Flipmastacash, May 23 2008
  

       A just cause for a charity organization. US government would botch this one up, but...   

       - reduced cost for hospitals - ability to get a job interview, ride public transit, even read in a library - basic human need   

       I've never been in need. It's a little too much like health care: don't get sick, and everything is OK. Don't lose family, friends and job, and everything is OK.   

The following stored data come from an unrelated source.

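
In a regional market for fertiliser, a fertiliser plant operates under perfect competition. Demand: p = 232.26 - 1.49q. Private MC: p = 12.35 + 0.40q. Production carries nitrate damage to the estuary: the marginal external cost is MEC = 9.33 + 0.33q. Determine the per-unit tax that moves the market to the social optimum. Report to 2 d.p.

tax = 40.63 per unit

Social marginal cost = private MC + MEC = 21.68 + 0.73q.
Set SMC = demand: 21.68 + 0.73q = 232.26 - 1.49q → q* = 94.8559.
The Pigouvian tax equals MEC at q*: 9.33 + 0.33×94.8559 = 40.6324.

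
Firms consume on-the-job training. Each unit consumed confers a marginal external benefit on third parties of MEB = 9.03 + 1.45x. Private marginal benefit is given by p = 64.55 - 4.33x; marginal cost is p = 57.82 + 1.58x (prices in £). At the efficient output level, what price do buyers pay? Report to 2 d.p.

P = £49.25

Social marginal benefit = demand + MEB = 73.58 - 2.88x.
Set SMB = MC: 73.58 - 2.88x = 57.82 + 1.58x → x* = 3.5336.
Consumer price on the demand curve at x*: 64.55 − 4.33×3.5336 = 49.2495.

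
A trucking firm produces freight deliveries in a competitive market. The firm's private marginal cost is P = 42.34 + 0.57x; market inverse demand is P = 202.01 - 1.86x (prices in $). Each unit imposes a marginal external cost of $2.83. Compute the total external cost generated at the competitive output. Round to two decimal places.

$185.95

Market equilibrium (private): 42.34 + 0.57x = 202.01 - 1.86x → x_m = 65.7078.
Total external cost = MEC × x_m = 2.83 × 65.7078 = 185.9531.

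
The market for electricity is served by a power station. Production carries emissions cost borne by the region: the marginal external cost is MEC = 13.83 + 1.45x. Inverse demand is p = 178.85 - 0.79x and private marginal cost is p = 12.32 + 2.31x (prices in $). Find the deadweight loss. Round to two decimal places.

DWL = $924.52

Market equilibrium (private): 12.32 + 2.31x = 178.85 - 0.79x → x_m = 53.7194.
Social marginal cost = private MC + MEC = 26.15 + 3.76x.
Set SMC = demand: 26.15 + 3.76x = 178.85 - 0.79x → x* = 33.5604.
The loss is the area between SMC and demand from x* to x_m; with linear curves that's a triangle of height MEC(x_m).
DWL = ½ × 20.1590 × 91.7231 = 924.5230.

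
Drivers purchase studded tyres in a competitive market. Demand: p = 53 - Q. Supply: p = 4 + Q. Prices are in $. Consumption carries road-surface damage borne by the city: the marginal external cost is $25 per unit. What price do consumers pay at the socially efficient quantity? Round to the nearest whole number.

P = $41

Social marginal benefit = demand − MEC = 28 - Q.
Set SMB = MC: 28 - Q = 4 + Q → Q* = 12.0000.
Consumer price on the demand curve at Q*: 53 − 1×12.0000 = 41.0000.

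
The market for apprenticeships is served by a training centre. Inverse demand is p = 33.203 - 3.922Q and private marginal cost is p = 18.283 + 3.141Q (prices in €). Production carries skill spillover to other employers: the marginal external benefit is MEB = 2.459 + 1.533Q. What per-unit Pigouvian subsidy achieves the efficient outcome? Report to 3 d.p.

subsidy = €7.277 per unit

Social marginal cost = private MC − MEB = 15.824 + 1.608Q.
Set SMC = demand: 15.824 + 1.608Q = 33.203 - 3.922Q → Q* = 3.1427.
The Pigouvian subsidy equals MEB at Q*: 2.459 + 1.533×3.1427 = 7.2768.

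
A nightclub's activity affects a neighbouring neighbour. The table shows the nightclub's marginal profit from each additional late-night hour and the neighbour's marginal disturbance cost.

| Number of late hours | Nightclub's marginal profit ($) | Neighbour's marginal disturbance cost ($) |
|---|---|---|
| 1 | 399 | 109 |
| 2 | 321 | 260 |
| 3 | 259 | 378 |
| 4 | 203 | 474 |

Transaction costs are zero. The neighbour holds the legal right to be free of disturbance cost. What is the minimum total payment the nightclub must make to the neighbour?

$369

Efficient level: marginal profit ≥ marginal disturbance cost through level 2, so k* = 2.
With the neighbour holding the right, the nightclub must at least compensate total damage at k*: 109 + 260 = 369.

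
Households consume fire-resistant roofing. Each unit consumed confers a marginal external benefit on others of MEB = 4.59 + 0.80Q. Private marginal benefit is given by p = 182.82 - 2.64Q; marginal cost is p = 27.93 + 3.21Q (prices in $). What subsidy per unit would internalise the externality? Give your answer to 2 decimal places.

Social marginal benefit = demand + MEB = 187.41 - 1.84Q.
Set SMB = MC: 187.41 - 1.84Q = 27.93 + 3.21Q → Q* = 31.5802.
The Pigouvian subsidy equals MEB at Q*: 4.59 + 0.80×31.5802 = 29.8542.

subsidy = $29.85 per unit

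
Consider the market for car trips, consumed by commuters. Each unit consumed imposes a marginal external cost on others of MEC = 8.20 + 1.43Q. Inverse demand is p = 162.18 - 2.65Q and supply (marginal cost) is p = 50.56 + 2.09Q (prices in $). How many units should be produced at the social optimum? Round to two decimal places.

Q* = 16.76

Social marginal benefit = demand − MEC = 153.98 - 4.08Q.
Set SMB = MC: 153.98 - 4.08Q = 50.56 + 2.09Q → Q* = 16.7618.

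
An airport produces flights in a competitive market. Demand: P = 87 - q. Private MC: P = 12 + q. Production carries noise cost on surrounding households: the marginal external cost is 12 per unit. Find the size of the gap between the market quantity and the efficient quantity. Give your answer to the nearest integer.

Market equilibrium (private): 12 + q = 87 - q → q_m = 37.5000.
Social marginal cost = private MC + MEC = 24 + q.
Set SMC = demand: 24 + q = 87 - q → q* = 31.5000.
Gap = |37.5000 − 31.5000| = 6.0000.

6 units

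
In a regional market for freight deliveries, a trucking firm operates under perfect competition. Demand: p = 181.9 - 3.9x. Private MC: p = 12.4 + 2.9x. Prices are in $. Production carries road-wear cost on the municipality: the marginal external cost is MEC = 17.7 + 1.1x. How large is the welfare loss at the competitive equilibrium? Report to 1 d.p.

Market equilibrium (private): 12.4 + 2.9x = 181.9 - 3.9x → x_m = 24.9265.
Social marginal cost = private MC + MEC = 30.1 + 4.0x.
Set SMC = demand: 30.1 + 4.0x = 181.9 - 3.9x → x* = 19.2152.
Height of the DWL triangle at x_m is SMC(x_m) − demand(x_m) = MEC(x_m) = 45.1191.
DWL = ½ × 5.7113 × 45.1191 = 128.8444.

DWL = $128.8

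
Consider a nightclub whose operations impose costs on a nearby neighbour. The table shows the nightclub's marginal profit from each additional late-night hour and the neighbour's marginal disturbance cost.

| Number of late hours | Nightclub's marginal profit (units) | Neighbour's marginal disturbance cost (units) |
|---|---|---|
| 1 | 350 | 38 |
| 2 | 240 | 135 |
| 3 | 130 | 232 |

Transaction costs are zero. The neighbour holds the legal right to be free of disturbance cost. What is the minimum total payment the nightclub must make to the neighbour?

Efficient level: marginal profit ≥ marginal disturbance cost through level 2, so k* = 2.
With the neighbour holding the right, the nightclub must at least compensate total damage at k*: 38 + 135 = 173.

173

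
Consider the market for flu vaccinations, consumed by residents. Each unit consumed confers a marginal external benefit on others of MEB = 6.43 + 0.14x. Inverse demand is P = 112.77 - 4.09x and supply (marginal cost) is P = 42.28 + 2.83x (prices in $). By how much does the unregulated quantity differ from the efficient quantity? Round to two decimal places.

Market equilibrium (private): 42.28 + 2.83x = 112.77 - 4.09x → x_m = 10.1864.
Social marginal benefit = demand + MEB = 119.20 - 3.95x.
Set SMB = MC: 119.20 - 3.95x = 42.28 + 2.83x → x* = 11.3451.
Gap = |10.1864 − 11.3451| = 1.1587.

1.16 units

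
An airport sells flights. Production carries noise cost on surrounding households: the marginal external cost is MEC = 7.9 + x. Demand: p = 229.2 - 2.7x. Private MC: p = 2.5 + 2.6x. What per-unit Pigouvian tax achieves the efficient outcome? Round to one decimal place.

Social marginal cost = private MC + MEC = 10.4 + 3.6x.
Set SMC = demand: 10.4 + 3.6x = 229.2 - 2.7x → x* = 34.7302.
The Pigouvian tax equals MEC at x*: 7.9 + 1.0×34.7302 = 42.6302.

tax = 42.6 per unit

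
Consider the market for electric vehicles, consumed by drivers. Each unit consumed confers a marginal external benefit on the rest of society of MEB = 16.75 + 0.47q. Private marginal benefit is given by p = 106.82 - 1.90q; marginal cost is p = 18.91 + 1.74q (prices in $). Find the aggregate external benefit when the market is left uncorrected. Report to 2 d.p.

Market equilibrium (private): 18.91 + 1.74q = 106.82 - 1.90q → q_m = 24.1511.
Total external benefit = ∫₀^{q_m} (16.75 + 0.47q) dq = 16.75×24.1511 + ½×0.47×24.1511² = 541.6007.

$541.60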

       Technical stuff- 1. cheap models- like beach showers or prison showers, minimal self cleaning and privacy; similar to 'bath houses' 2. telephone booths- one person at a time, some sterilization ability, noise, cold water etc. to force people out, removable floor to clear garbage, feces, etc.; dry locker inside is also purged once they leave; basic clothes wash option 3. car wash- moving conveyor encourages people to keep going through; maybe 20' of shower, valuables on a 'dry conveyor' nearby
Bcrosby, Aug 22 2008
  

       [Flipmastacash] - That would be the 'half' of 'halfbakery'
mylodon, Aug 23 2008
  

       Missed this one. (+)   

       I suppose when you are rich and bored of buying stuff for yourself, you could always start buying things for society.   

       If cold fusion is finally cracked, does this mean even the 'homeless' get a power share?
wjt, May 05 2009
  

       I agree with Bungston's anno. My personal input: If you want to clean the homeless, give them a pack of baby wipes. It'll last at least a week and be cheaper per pack than these showers are likely to cost per wash. This is what American soldiers stationed in Iraq and Afghanistan frequently use at bases or camps with no running water or shower facilities.
21 Quest, May 06 2009
  

       Solid sealed concrete construction, stainless on the wetted surfaces, the shower head fully embedded in the ceiling. Plumbing only accessible under heavy, locked, panels. Water set to a specific temperature with a fixed sensor to turn it on. That would deal with most vandalism issues. You might have to clean the walls periodically, but no real damage could be done.   

       An area large enough for the person to set down their stuff and disrobe, take the shower, an air dryer, and get dressed, with a door that remains locked for maybe a half hour would be plenty to make people feel secure enough to use it. And it wouldn't be to hard for the hot-water source to be able to provide a blast of steam in-between uses to sterilize the unit.   

       Of course, you could do what Utah has done. They realized they were spending more in ER visits and other expenses in dealing with the homeless than it cost to provide them with basic living facilities and an assigned social-worker. As of the latest reports, they've apparently managed to cut homelessness by something like 75%.
MechE, May 07 2014
  

       [Mech-E] would you happen to have budget numbers to match?
Voice, May 07 2014
  

       Assuming you mean on the Utah bit, not exactly. The reports I've seen, which are several months old, say about $15,000 for emergency care and short term programs and the like per individual per year, and about $12,000 for housing and the case worker.
MechE, May 07 2014
  

       Of course a proper solution consisting of providing cheap, durable homes to these people would be preferable. Maybe also jobs with living wages, but that is probably asking too much.
terryo, May 11 2014
  

       When there are thousands of homeless and Detroit is bulldozing thousands of houses something if very wrong.